The Patches: This is more of an in between phase. At this point there is a patch on the stomach and one on the pecks, and some times a smattering of random hairs else where

The Full Body Suit: "Take off the sweat dad, you're scaring the natives." This is when the chest hair has taken on a life of its own and starts to eat the person. You will notice that most dad's have this.

The issue is that this is not what any of the males in romance novels have. A good deal of the time they are said to have only a happy trail, which is crazy. Because that means that they shave, or nair, or wax. And if the authors are to be believe i really dont see tough guys that spend half their time breaking head working in chest hair removal to their daily grooming.

Some times the lack of chest hair is explained away by them being ancient (fill in race here).

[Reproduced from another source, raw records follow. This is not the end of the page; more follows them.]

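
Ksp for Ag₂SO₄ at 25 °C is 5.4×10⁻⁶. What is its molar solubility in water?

1.1×10⁻² M

Ag₂SO₄(s) ⇌ 2 Ag⁺(aq) + SO₄²⁻(aq)
If s mol/L of Ag₂SO₄ dissolves, [Ag⁺] = 2s and [SO₄²⁻] = s.
Ksp = [Ag⁺]^2[SO₄²⁻] = (2s)^2 · s = 4s^3
4s^3 = 5.4×10⁻⁶  ⇒  s^3 = 1.4×10⁻⁶
s = (1.4×10⁻⁶)^(1/3) = 1.1×10⁻² mol L⁻¹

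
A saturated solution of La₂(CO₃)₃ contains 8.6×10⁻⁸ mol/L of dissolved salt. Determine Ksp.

Ksp = 5.1×10⁻³⁴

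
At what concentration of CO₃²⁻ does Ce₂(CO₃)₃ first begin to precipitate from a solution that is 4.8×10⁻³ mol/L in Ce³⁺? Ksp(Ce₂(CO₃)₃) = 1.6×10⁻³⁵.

8.9×10⁻¹¹ M

Each salt precipitates once Q = Ksp for that salt.
Ce₂(CO₃)₃(s) ⇌ 2 Ce³⁺(aq) + 3 CO₃²⁻(aq)
Ksp = [Ce³⁺]^2[CO₃²⁻]^3 = [CO₃²⁻]^3(4.8×10⁻³)^2
[CO₃²⁻]^3 = 1.6×10⁻³⁵ / (4.8×10⁻³)^2 = 6.9×10⁻³¹
[CO₃²⁻] = 8.9×10⁻¹¹ mol/L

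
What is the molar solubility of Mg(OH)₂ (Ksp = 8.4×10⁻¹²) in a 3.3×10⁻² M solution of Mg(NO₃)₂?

Mg(OH)₂(s) ⇌ Mg²⁺(aq) + 2 OH⁻(aq)
The solution already contains Mg²⁺ at 3.3×10⁻² M. Let s be the molar solubility of Mg(OH)₂.
[Mg²⁺] ≈ 3.3×10⁻² M (common ion dominates); [OH⁻] = 2s.
Ksp = [Mg²⁺][OH⁻]^2 = (3.3×10⁻²)(2s)^2
(2s)^2 = 8.4×10⁻¹² / (3.3×10⁻²) = 2.5×10⁻¹⁰
s = 8.0×10⁻⁶ M

8.0×10⁻⁶ M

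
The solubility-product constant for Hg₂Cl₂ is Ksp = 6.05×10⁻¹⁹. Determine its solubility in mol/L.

Hg₂Cl₂(s) ⇌ Hg₂²⁺(aq) + 2 Cl⁻(aq)
If s mol/L of Hg₂Cl₂ dissolves, [Hg₂²⁺] = s and [Cl⁻] = 2s.
Ksp = [Hg₂²⁺][Cl⁻]^2 = s · (2s)^2 = 4s^3
4s^3 = 6.05×10⁻¹⁹  ⇒  s^3 = 1.51×10⁻¹⁹
s = 5.33×10⁻⁷ mol L⁻¹

5.33×10⁻⁷ M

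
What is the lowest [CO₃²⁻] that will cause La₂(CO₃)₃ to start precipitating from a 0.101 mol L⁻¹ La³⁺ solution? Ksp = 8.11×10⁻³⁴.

The threshold for precipitation is Q = Ksp.
La₂(CO₃)₃(s) ⇌ 2 La³⁺(aq) + 3 CO₃²⁻(aq)
Ksp = [La³⁺]^2[CO₃²⁻]^3 = [CO₃²⁻]^3(0.101)^2
[CO₃²⁻]^3 = 8.11×10⁻³⁴ / (0.101)^2 = 7.95×10⁻³²
[CO₃²⁻] = 4.30×10⁻¹¹ mol L⁻¹

4.30×10⁻¹¹ M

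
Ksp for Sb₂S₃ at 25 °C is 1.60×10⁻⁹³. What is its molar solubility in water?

1.08×10⁻¹⁹ M

Sb₂S₃(s) ⇌ 2 Sb³⁺(aq) + 3 S²⁻(aq)
For each mole of Sb₂S₃ that dissolves per liter, [Sb³⁺] = 2s and [S²⁻] = 3s; let s denote this solubility.
Ksp = [Sb³⁺]^2[S²⁻]^3 = (2s)^2 · (3s)^3 = 108s^5
108s^5 = 1.60×10⁻⁹³  ⇒  s^5 = 1.48×10⁻⁹⁵
s = 1.08×10⁻¹⁹ M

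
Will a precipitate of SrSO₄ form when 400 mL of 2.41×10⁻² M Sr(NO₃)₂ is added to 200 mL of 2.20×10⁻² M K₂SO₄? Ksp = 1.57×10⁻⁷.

The combined volume is 600 mL.
[Sr²⁺] = (2.41×10⁻²)(400)/600 = 1.61×10⁻² M
[SO₄²⁻] = (2.20×10⁻²)(200)/600 = 7.33×10⁻³ M
Q = [Sr²⁺][SO₄²⁻] = 1.18×10⁻⁴
Since Q (1.18×10⁻⁴) exceeds Ksp (1.57×10⁻⁷), SrSO₄ will precipitate.

Yes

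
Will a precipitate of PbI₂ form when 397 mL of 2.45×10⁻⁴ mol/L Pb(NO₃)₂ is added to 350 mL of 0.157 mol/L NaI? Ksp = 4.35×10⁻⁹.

The combined volume is 747 mL.
[Pb²⁺] = (2.45×10⁻⁴)(397)/747 = 1.30×10⁻⁴ mol/L
[I⁻] = (0.157)(350)/747 = 7.36×10⁻² mol/L
Q = [Pb²⁺][I⁻]^2 = 7.05×10⁻⁷
Since Q (7.05×10⁻⁷) exceeds Ksp (4.35×10⁻⁹), PbI₂ will precipitate.

Yes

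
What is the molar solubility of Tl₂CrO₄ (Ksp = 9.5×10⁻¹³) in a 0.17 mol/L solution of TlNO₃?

Tl₂CrO₄(s) ⇌ 2 Tl⁺(aq) + CrO₄²⁻(aq)
Let s be the solubility of Tl₂CrO₄ here. The common ion gives [Tl⁺] ≈ 0.17 mol/L, and [CrO₄²⁻] = s.
Ksp = [Tl⁺]^2[CrO₄²⁻] = (0.17)^2s
s = 9.5×10⁻¹³ / (0.17)^2 = 3.3×10⁻¹¹
s = 3.3×10⁻¹¹ mol/L

3.3×10⁻¹¹ M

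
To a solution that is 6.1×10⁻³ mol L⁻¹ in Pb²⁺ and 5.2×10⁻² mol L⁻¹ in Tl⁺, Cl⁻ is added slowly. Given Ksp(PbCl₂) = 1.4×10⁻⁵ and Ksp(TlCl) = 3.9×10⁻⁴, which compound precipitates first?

A salt starts to precipitate once the ion product Q reaches its Ksp.
For PbCl₂: [Cl⁻] = (Ksp/[Pb²⁺])^(1/2) = 4.8×10⁻² mol L⁻¹
For TlCl: [Cl⁻] = (Ksp/[Tl⁺]) = 7.5×10⁻³ mol L⁻¹
TlCl requires the lower [Cl⁻], so it precipitates first.

TlCl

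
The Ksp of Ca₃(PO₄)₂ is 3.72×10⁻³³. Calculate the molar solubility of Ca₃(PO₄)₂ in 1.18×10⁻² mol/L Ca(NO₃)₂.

2.38×10⁻¹⁴ M

Ca₃(PO₄)₂(s) ⇌ 3 Ca²⁺(aq) + 2 PO₄³⁻(aq)
Let s be the solubility of Ca₃(PO₄)₂ here. The common ion gives [Ca²⁺] ≈ 1.18×10⁻² mol/L, and [PO₄³⁻] = 2s.
Ksp = [Ca²⁺]^3[PO₄³⁻]^2 = (1.18×10⁻²)^3(2s)^2
(2s)^2 = 3.72×10⁻³³ / (1.18×10⁻²)^3 = 2.26×10⁻²⁷
s = 2.38×10⁻¹⁴ mol/L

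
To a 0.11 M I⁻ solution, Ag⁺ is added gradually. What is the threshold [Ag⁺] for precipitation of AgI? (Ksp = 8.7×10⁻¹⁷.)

The threshold for precipitation is Q = Ksp.
AgI(s) ⇌ Ag⁺(aq) + I⁻(aq)
Ksp = [Ag⁺][I⁻] = [Ag⁺](0.11)
[Ag⁺] = 8.7×10⁻¹⁷ / (0.11) = 7.9×10⁻¹⁶
[Ag⁺] = 7.9×10⁻¹⁶ M

7.9×10⁻¹⁶ M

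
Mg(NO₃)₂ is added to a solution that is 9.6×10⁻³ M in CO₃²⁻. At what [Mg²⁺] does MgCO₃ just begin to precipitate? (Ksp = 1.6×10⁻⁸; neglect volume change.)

1.7×10⁻⁶ M

A salt starts to precipitate once the ion product Q reaches its Ksp.
MgCO₃(s) ⇌ Mg²⁺(aq) + CO₃²⁻(aq)
Ksp = [Mg²⁺][CO₃²⁻] = [Mg²⁺](9.6×10⁻³)
[Mg²⁺] = 1.6×10⁻⁸ / (9.6×10⁻³) = 1.7×10⁻⁶
[Mg²⁺] = 1.7×10⁻⁶ M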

But i would like to point out that i am under the impression that besides Native Americans most older cultures included more chest hair than we do now. So i dont buy that game.

The only logical conclusion is that a bunch of guys that drive fast cars and motorcycles, fight off deamons, and spend most of their time drinking and being "BA" (as Cole would say) shave their chests on a regular basis. Or they have a monthly spa appointment. Or as Cole would say "Take a nair bath."

My next major issues is the use of the term "dusting." It makes no sense. There is no such thing as a dusting of chest hair, unless we are going with what my dad had after the first round of chemo where there was still chest hair everywhere just less of it. And i would like to say that in no way was that attractive. Just take my word on this one.

My favorite is that many authors simply never address the chest hair, it just doesnt come up. Sure i know every other detail of the clothing, house, hair and eye color of the main characters but no mention of chest hair. This i dont understand either, seeing as i have to endure a detailed description of everything and every one.

The real point here is that chest hair is not sexy to look at, it feels nice in a weird "cave woman" type of way. It does, its hard to explain but is one of those weird ingrained things in the back of a womans brain i think.

Bottomline: Chest hair has no place in romance novels.

Tune in next time to ear about the issue with clothing choices.

1 comment:

  1. I find chest hair HAWT, but you're totally right: It has no place in romance. (For evidence see the cover models flashing their mantitties waxed to a baby's bottom sheen.)

    John Agin recommended your blog to me; he knows me too well. I see you're way into paranormal and urban fantasy; I gravitate towards contemporaries myself, but really I'll read anything and everything. (No, seriously. Everything.)

    I really look forward to hearing more about what you're reading!